Quizá todo aquello no era más que un anticipo de todo lo que vendría, pero no nos quedaba otra que resignarnos y contemplar las tardes de verano alejarse veloces y desvanecerse, como dos gotitas de tinta precipitándose por el desagüe y dejando una estela de color pardo sobre la porcelana blanca.
De matar el tiempo botando piedras en jornadas eternas sobre la superficie del río, pasaríamos a morirnos de frío en habitaciones grises cuando llegase el invierno y ya no recordáramos ni nuestros nombres.
Tú, el silencio y yo.
A pesar de todo,yo seguiría escribiendo y tejiendo mantos de tinta a las cuatro de la madrugada, cuando ya no cantan ni los mirlos, cuando el mundo no está ni puesto, y en ese momento en el que floto en algún punto inconcreto de mi propia inmensidad, y estoy tan cansada que me apoyo en la almohada, porque no me apetece ir a la mesa para poder escribir.

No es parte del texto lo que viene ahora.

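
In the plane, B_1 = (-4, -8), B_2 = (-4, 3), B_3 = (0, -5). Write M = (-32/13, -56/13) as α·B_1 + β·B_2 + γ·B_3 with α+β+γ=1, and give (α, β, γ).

(5/13, 3/13, 5/13)

Signed area of the reference triangle: [B_1B_2B_3] = ½·((-4)·(3−(-5)) + (-4)·(-5−(-8)) + 0·(-8−3)) = ½·(-32 − 12 + 0) = -22.
[MB_2B_3] = ½·((-32/13)·(3−(-5)) + (-4)·(-5−(-56/13)) + 0·(-56/13−3)) = ½·(-256/13 + 36/13 + 0) = -110/13, so the B_1-coordinate is (-110/13)/(-22) = 5/13.
[B_1MB_3] = ½·((-4)·(-56/13−(-5)) + (-32/13)·(-5−(-8)) + 0·(-8−(-56/13))) = ½·(-36/13 − 96/13 + 0) = -66/13, so the B_2-coordinate is 3/13.
[B_1B_2M] = ½·((-4)·(3−(-56/13)) + (-4)·(-56/13−(-8)) + (-32/13)·(-8−3)) = ½·(-380/13 − 192/13 + 352/13) = -110/13, so the B_3-coordinate is 5/13.
Check: 5/13 + 3/13 + 5/13 = 1.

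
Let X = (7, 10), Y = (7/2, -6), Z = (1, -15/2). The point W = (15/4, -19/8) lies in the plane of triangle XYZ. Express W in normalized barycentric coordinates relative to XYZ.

(1/4, 1/2, 1/4)

Signed area of the reference triangle: [XYZ] = ½·(7·(-6−(-15/2)) + (7/2)·(-15/2−10) + 1·(10−(-6))) = ½·(21/2 − 245/4 + 16) = -139/8.
[WYZ] = ½·((15/4)·(-6−(-15/2)) + (7/2)·(-15/2−(-19/8)) + 1·(-19/8−(-6))) = ½·(45/8 − 287/16 + 29/8) = -139/32, so the X-coordinate is (-139/32)/(-139/8) = 1/4.
[XWZ] = ½·(7·(-19/8−(-15/2)) + (15/4)·(-15/2−10) + 1·(10−(-19/8))) = ½·(287/8 − 525/8 + 99/8) = -139/16, so the Y-coordinate is 1/2.
[XYW] = ½·(7·(-6−(-19/8)) + (7/2)·(-19/8−10) + (15/4)·(10−(-6))) = ½·(-203/8 − 693/16 + 60) = -139/32, so the Z-coordinate is 1/4.
Check: 1/4 + 1/2 + 1/4 = 1.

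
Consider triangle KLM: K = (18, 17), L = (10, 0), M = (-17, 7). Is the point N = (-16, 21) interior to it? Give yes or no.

Barycentric coordinates of N: (77/103, -96/103, 122/103).
The three coordinates are positive, negative, positive; a point is interior exactly when all three are positive.

no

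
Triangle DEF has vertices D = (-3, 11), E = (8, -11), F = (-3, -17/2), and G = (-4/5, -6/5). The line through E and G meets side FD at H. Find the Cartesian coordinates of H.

(-3, 5/4)

Barycentric coordinates of G with respect to DEF: (2/5, 1/5, 2/5).
On side FD the E-coordinate is zero; dropping G's E-weight 1/5 and renormalizing the remaining 2/5 : 2/5 gives weights 1/2, 1/2 on F, D.
H = (1/2)·(-3, -17/2) + (1/2)·(-3, 11) = (-3, 5/4).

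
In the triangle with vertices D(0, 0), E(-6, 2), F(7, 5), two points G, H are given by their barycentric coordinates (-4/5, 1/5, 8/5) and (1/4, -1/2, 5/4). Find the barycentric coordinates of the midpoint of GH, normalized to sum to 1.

Since both coordinate triples sum to 1, the midpoint's barycentrics are the componentwise average.
(-4/5+1/4)/2 = -11/40; similarly -3/20 and 57/40.

(-11/40, -3/20, 57/40)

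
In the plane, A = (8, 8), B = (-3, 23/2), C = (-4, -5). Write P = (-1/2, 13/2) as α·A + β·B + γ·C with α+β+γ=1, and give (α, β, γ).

Signed area of the reference triangle: [ABC] = ½·(8·(23/2−(-5)) + (-3)·(-5−8) + (-4)·(8−(23/2))) = ½·(132 + 39 + 14) = 185/2.
[PBC] = ½·((-1/2)·(23/2−(-5)) + (-3)·(-5−(13/2)) + (-4)·(13/2−(23/2))) = ½·(-33/4 + 69/2 + 20) = 185/8, so the A-coordinate is (185/8)/(185/2) = 1/4.
[APC] = ½·(8·(13/2−(-5)) + (-1/2)·(-5−8) + (-4)·(8−(13/2))) = ½·(92 + 13/2 − 6) = 185/4, so the B-coordinate is 1/2.
[ABP] = ½·(8·(23/2−(13/2)) + (-3)·(13/2−8) + (-1/2)·(8−(23/2))) = ½·(40 + 9/2 + 7/4) = 185/8, so the C-coordinate is 1/4.
Check: 1/4 + 1/2 + 1/4 = 1.

(1/4, 1/2, 1/4)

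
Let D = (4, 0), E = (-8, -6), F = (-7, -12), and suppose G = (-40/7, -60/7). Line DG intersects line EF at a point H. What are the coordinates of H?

Barycentric coordinates of G with respect to DEF: (1/7, 2/7, 4/7).
On side EF the D-coordinate is zero; dropping G's D-weight 1/7 and renormalizing the remaining 2/7 : 4/7 gives weights 1/3, 2/3 on E, F.
H = (1/3)·(-8, -6) + (2/3)·(-7, -12) = (-22/3, -10).

(-22/3, -10)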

Y al final me callaría como me callo siempre, y haría como que no pasa nada, porque pasarían muchas cosas, y ninguna sería conveniente.
(Qué maravilla el inspirarse otra vez. Qué magia, qué fantasía, qué dulce alegría el notarse a una viva, vivita y coleando, y capaz de trazar palabras donde alguna vez sólo hubo silencio y frío, desolación y páginas en blanco que aplastaban y asfixiaban, partiendo la espina dorsal.)